BRIGITTE WOMAN: Wie gehen Sie genau vor?

Prof. Michael Stimpel: Damit ein Patient wieder in Bewegung kommt, muss er weitgehend schmerzfrei sein. Daran arbeiten wir als Akutklinik zu Beginn des stationären Aufenthaltes. Wenn möglich, verzichten wir auf synthetische Schmerzmedikamente zugunsten von pflanzlichen Arzneimitteln und Verfahren wie Akupunktur, Osteopathie, Elektrotherapie (TENS), Blut-egel-Therapie und Eisabreibungen. Gelegentlich sind auch Antidepressiva hilfreich. Physiotherapeuten korrigieren Fehlhaltungen, zeigen dem Patienten Übungen, damit er seine Beweglichkeit steigern kann. Aber ich betone es nochmals: Es gibt kein Einzelverfahren, das bei dieser komplexen Krankheit helfen kann. Nur ein koordiniertes Zusammenspiel verschiedener Verfahren hilft - und dies fachübergreifend.

BRIGITTE WOMAN: Wie lernt eine Patientin in Ihrer Klinik, ihren Alltag neu zu gestalten?

Prof. Michael Stimpel: Während ihres Aufenthalts bei uns wird sie von einem Ordnungstherapeuten "gecoacht". Dieser naturheilkundlich geschulte Verhaltenstherapeut bespricht mit ihr ihr Schmerz- und allgemeines Gesundheitsverhalten. Dann erarbeitet er gemeinsam mit ihr ein für den Alltag taugliches Konzept.

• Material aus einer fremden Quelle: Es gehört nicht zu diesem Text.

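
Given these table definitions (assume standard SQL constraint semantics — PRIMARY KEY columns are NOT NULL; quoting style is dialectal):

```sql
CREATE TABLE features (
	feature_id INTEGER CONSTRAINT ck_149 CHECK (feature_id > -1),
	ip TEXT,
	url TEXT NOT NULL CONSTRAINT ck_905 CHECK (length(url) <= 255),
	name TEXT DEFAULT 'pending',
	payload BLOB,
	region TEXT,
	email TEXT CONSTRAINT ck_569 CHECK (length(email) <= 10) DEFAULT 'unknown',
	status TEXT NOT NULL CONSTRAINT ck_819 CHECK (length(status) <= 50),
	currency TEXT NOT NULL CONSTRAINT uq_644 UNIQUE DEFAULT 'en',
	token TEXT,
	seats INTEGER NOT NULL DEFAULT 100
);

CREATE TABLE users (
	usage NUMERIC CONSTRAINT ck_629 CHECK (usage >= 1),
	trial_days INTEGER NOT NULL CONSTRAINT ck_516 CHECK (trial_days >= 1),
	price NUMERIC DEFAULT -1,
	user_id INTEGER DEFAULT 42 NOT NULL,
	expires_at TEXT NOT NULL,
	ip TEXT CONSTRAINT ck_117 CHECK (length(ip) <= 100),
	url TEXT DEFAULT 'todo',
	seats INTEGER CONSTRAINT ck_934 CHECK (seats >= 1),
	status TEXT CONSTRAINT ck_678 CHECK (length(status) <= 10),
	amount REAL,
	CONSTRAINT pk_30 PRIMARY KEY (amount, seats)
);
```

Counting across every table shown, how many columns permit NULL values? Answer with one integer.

12

features: 7 nullable (feature_id, ip, name, payload, region, email, token — PK none and explicit NOT NULL columns excluded).
users: 5 nullable (usage, price, ip, url, status — PK (amount, seats) and explicit NOT NULL columns excluded).
Total: 7 + 5 = 12.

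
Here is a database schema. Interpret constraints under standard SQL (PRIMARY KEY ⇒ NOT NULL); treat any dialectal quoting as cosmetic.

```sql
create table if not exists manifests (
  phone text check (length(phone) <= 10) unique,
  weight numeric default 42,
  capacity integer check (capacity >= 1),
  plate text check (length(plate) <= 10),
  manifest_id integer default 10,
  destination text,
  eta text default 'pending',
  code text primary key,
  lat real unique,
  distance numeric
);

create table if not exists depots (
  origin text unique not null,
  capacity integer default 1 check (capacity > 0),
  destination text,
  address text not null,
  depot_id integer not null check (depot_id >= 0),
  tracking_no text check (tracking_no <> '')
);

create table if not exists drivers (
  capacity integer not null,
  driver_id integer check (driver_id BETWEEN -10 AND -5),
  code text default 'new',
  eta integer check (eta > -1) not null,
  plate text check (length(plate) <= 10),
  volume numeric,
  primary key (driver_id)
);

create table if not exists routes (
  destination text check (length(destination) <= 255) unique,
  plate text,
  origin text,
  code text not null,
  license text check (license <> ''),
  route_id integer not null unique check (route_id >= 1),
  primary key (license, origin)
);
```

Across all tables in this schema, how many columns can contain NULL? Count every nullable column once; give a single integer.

17

manifests: 9 nullable (phone, weight, capacity, plate, manifest_id, destination, eta, lat, distance — PK (code) and explicit NOT NULL columns excluded).
depots: 3 nullable (capacity, destination, tracking_no — PK none and explicit NOT NULL columns excluded).
drivers: 3 nullable (code, plate, volume — PK (driver_id) and explicit NOT NULL columns excluded).
routes: 2 nullable (destination, plate — PK (license, origin) and explicit NOT NULL columns excluded).
Total: 9 + 3 + 3 + 2 = 17.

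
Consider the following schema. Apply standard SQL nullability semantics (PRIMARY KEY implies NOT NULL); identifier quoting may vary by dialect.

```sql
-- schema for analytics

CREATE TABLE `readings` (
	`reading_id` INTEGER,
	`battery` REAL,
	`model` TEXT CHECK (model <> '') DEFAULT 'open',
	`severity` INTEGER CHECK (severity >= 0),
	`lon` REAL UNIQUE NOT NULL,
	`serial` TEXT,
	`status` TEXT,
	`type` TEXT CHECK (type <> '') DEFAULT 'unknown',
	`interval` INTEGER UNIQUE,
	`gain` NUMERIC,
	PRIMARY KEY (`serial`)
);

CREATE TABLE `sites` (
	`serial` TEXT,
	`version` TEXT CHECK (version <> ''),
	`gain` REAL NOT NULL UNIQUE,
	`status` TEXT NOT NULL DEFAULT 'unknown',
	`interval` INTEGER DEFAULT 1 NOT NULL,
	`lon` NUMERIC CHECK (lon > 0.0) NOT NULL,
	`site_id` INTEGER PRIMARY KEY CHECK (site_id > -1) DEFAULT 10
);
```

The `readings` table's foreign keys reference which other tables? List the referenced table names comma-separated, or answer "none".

No column in readings has a REFERENCES clause.

none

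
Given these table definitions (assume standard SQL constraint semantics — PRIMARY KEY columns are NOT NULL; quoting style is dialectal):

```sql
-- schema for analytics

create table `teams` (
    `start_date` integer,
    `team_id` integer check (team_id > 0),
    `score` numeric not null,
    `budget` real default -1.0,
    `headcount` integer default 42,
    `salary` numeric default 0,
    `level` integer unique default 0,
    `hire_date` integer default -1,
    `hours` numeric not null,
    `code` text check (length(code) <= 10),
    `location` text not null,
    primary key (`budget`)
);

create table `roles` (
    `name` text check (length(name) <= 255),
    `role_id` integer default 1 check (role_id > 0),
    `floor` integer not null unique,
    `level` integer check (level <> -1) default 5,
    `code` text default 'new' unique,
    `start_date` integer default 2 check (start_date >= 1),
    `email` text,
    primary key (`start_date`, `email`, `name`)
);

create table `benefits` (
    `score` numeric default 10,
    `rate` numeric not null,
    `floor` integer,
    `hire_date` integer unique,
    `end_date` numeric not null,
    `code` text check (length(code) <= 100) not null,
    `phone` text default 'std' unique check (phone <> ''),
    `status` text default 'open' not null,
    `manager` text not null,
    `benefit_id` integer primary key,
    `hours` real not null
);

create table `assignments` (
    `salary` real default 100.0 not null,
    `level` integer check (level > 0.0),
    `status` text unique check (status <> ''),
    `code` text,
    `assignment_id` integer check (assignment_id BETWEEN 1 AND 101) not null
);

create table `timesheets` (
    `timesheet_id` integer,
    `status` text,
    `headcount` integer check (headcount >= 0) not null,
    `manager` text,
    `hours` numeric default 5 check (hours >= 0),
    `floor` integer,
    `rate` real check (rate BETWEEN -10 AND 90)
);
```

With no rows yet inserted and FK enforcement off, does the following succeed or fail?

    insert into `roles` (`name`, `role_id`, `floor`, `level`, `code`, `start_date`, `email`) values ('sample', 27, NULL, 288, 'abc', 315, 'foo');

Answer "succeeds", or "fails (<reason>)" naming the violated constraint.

floor is explicitly set to NULL, but floor is declared NOT NULL.

fails (NOT NULL on floor)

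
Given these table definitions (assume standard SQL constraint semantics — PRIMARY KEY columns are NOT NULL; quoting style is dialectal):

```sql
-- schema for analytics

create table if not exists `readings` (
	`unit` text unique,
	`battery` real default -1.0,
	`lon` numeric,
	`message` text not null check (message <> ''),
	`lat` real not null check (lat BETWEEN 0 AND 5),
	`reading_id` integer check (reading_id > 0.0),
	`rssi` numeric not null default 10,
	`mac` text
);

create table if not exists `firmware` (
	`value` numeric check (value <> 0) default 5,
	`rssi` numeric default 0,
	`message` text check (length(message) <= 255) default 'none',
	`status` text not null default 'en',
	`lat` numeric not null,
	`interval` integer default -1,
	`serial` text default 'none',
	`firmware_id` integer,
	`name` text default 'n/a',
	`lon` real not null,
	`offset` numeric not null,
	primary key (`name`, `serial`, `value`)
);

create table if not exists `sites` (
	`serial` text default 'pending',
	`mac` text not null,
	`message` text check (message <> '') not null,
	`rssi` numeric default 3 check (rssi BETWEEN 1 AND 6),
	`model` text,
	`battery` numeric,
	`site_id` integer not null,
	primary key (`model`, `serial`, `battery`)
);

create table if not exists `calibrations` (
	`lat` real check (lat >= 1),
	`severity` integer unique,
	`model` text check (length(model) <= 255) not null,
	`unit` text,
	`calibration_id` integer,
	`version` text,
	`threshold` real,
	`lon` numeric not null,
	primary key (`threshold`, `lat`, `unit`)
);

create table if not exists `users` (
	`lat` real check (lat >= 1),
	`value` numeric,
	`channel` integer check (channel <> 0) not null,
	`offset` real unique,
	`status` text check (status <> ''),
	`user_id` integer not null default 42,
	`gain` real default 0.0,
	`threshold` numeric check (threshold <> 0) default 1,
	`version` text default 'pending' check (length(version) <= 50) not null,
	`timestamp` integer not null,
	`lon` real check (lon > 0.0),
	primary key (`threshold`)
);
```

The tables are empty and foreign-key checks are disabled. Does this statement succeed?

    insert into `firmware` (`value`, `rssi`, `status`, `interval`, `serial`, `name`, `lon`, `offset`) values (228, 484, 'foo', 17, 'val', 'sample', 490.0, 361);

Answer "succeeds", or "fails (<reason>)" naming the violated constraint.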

BRIGITTE WOMAN: Wie erkennen Sie, was dem Einzelnen hilft?

Prof. Michael Stimpel: Vier Menschen sehen mehr als einer: der Arzt, der Physiotherapeut, der Ordnungs- bzw. Verhaltenstherapeut und die Pflegekräfte. Daraus ergibt sich ein komplexes Bild des Betroffenen. Spielt die körperliche Ebene eine größere Rolle, oder sind es eher soziale Konflikte? Welche Fehlstellungen hat jemand durch permanente Schonung? Oder müssen wir mehr an der Entspannung arbeiten, weil dieser Mensch sich permanent auspowert, in der Hoffnung, den Schmerz so zu überwinden? Je nachdem stimmen wir die Therapie ab.

BRIGITTE WOMAN: Welche Probleme haben Fibromyalgie-Kranke in ihrem sozialen Umfeld, in der Familie?

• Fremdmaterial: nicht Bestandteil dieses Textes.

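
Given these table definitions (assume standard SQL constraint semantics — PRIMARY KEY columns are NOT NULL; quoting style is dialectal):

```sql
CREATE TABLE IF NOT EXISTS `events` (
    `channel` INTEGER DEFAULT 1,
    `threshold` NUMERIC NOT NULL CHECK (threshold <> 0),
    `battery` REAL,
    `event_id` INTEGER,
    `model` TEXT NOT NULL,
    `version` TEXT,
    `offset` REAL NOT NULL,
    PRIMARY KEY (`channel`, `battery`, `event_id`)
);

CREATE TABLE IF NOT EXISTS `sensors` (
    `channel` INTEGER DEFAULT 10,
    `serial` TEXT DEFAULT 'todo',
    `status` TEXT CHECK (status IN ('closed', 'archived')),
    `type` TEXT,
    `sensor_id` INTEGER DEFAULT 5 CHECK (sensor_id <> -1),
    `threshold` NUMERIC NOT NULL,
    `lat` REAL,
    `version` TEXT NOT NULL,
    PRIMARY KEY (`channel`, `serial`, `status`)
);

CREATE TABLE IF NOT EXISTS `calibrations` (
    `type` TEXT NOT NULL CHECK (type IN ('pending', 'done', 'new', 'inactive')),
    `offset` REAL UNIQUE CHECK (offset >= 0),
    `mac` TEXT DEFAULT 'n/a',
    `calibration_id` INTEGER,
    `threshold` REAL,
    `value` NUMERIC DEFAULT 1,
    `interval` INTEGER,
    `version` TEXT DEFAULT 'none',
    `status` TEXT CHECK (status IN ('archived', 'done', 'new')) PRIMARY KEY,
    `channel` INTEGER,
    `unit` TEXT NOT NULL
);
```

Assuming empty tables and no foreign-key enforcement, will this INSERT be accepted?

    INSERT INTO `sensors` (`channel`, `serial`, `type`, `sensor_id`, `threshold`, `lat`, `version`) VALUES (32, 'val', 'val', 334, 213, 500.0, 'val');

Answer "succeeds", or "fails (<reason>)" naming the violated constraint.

fails (NOT NULL on status)

status is omitted from the column list and has no DEFAULT, so it would receive NULL.
But status is part of the PRIMARY KEY (implied NOT NULL).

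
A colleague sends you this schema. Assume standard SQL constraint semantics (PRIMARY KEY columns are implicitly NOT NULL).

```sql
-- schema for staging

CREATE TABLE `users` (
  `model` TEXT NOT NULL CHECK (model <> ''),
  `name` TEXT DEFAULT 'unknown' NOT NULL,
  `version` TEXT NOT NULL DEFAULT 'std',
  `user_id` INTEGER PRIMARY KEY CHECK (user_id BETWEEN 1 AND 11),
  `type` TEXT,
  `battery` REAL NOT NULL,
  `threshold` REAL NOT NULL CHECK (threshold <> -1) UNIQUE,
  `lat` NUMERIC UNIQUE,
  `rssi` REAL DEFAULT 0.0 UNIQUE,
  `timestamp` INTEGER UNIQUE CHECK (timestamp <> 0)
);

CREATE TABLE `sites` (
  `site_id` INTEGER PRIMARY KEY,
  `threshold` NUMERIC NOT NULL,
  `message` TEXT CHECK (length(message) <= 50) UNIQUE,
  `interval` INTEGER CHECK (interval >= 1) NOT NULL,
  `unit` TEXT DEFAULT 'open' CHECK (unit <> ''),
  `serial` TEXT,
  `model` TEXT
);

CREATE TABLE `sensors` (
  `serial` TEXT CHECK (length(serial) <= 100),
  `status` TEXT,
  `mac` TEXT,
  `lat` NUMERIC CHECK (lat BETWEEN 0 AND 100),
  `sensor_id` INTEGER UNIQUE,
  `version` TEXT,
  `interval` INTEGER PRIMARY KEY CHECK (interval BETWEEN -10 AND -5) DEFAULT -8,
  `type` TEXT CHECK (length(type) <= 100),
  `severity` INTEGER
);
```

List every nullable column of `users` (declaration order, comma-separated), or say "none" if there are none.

type, lat, rssi, timestamp

- model: declared NOT NULL → not nullable.
- name: declared NOT NULL → not nullable.
- version: declared NOT NULL → not nullable.
- user_id: part of the PRIMARY KEY, which implies NOT NULL → not nullable.
- type: no NOT NULL constraint applies → nullable.
- battery: declared NOT NULL → not nullable.
- threshold: declared NOT NULL → not nullable.
- lat: UNIQUE does not imply NOT NULL → nullable.
- rssi: UNIQUE does not imply NOT NULL → nullable.
- timestamp: CHECK does not forbid NULL (a CHECK constraint passes when its expression is NULL) → nullable.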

Prof. Michael Stimpel: Manchmal reagieren die Angehörigen ebenso wie viele Ärzte und nehmen sie nicht mehr ernst. Oder die Familie bedauert den Betroffenen ständig und nimmt ihm alles ab. Viele finden eine Anlaufstelle in Selbsthilfegruppen, die aber meiner Ansicht nach wenig hilfreich sind, wenn nur gejammert wird.

BRIGITTE WOMAN: Wie können Familie oder Freunde helfen?

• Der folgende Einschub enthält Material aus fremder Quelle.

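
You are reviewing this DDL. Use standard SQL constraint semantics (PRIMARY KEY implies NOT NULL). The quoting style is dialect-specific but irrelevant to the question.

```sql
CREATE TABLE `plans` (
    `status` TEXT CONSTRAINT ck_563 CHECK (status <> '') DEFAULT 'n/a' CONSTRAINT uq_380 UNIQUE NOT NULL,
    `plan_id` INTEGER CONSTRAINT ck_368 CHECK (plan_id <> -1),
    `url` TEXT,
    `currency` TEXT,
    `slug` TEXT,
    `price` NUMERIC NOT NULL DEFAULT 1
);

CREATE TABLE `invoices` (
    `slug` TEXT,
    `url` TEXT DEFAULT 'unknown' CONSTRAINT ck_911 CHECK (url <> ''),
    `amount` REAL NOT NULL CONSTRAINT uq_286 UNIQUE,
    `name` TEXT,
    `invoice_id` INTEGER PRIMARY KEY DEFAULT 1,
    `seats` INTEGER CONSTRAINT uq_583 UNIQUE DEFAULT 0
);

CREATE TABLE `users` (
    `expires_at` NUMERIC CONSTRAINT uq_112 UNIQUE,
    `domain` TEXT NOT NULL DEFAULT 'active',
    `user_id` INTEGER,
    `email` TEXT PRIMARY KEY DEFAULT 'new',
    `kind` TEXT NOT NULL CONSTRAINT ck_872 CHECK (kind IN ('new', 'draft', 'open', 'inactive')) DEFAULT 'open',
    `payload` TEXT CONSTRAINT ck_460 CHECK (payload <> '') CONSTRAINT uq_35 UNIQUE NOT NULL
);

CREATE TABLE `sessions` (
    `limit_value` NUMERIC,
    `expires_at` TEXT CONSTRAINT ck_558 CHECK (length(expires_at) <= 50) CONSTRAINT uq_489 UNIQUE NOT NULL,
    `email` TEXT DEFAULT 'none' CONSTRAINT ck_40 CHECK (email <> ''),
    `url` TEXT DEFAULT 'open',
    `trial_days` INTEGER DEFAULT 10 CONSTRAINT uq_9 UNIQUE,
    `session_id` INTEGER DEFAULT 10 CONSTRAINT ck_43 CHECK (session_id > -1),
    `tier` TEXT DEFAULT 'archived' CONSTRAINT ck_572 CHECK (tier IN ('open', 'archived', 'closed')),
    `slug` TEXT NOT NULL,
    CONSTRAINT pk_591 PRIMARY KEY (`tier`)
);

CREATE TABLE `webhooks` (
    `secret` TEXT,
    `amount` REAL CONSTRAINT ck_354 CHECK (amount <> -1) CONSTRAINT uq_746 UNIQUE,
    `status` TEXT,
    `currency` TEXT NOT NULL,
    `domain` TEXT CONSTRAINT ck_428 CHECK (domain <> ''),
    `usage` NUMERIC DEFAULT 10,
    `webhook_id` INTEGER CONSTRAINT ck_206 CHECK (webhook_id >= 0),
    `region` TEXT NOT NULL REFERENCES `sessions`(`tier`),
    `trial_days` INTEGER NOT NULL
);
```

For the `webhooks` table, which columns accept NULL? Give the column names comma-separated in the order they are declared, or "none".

secret, amount, status, domain, usage, webhook_id

- secret: no NOT NULL constraint applies → nullable.
- amount: CHECK does not forbid NULL (a CHECK constraint passes when its expression is NULL) → nullable.
- status: no NOT NULL constraint applies → nullable.
- currency: declared NOT NULL → not nullable.
- domain: CHECK does not forbid NULL (a CHECK constraint passes when its expression is NULL) → nullable.
- usage: DEFAULT only fills an omitted column; an explicit NULL is still allowed → nullable.
- webhook_id: CHECK does not forbid NULL (a CHECK constraint passes when its expression is NULL) → nullable.
- region: declared NOT NULL → not nullable.
- trial_days: declared NOT NULL → not nullable.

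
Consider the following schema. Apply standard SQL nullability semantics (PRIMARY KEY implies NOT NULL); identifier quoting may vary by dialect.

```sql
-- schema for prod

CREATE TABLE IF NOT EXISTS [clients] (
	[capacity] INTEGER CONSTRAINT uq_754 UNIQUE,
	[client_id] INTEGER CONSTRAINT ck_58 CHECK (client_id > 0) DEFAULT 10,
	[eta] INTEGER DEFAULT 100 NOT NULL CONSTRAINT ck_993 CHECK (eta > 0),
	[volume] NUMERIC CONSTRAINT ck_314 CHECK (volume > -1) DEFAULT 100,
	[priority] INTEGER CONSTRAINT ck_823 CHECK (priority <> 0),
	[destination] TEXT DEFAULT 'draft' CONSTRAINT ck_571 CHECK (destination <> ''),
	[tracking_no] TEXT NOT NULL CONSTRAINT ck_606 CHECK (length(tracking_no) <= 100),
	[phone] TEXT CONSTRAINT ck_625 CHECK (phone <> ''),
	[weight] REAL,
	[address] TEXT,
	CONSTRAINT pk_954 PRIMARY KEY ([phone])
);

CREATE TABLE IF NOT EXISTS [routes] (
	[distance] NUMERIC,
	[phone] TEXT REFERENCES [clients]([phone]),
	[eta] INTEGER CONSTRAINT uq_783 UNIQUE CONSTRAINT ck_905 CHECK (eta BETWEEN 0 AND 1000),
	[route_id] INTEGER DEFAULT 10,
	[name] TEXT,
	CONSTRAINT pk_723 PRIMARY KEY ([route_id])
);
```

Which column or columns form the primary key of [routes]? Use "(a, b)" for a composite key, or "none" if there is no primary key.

route_id is declared PRIMARY KEY as a table-level PRIMARY KEY clause.

route_id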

Prof. Michael Stimpel: Sie müssen mehr über das Krankheitsbild wissen. Und begreifen, dass das eigene Schmerzempfinden nicht identisch ist mit dem eines anderen Menschen. Der eine kann auf Nägeln gehen, der andere schreit, wenn man ihn nur leicht berührt.

BRIGITTE WOMAN: Lässt sich Fibromyalgie auch ohne Klinikaufenthalt gut behandeln?

Prof. Michael Stimpel: Zum Hausarzt, zum Rheumatologen, zum Orthopäden, dann zum Heilpraktiker - das mag gelegentlich in leichten Fällen etwas bringen, meistens jedoch nicht. Auch spezielle Schmerzambulanzen sind überwiegend eher auf kurzfristige Hilfe ausgerichtet als auf komplexe Betreuung. Was der Patient braucht, ist ein stationäres "Intensivtraining" durch ein erfahrenes interdisziplinäres Team, das die Behandlung individuell auf ihn abstimmt und ihn aktiv und eigenverantwortlich in die Therapie einbezieht. Solche Voraussetzungen sind bislang nur an sehr wenigen Kliniken gegeben.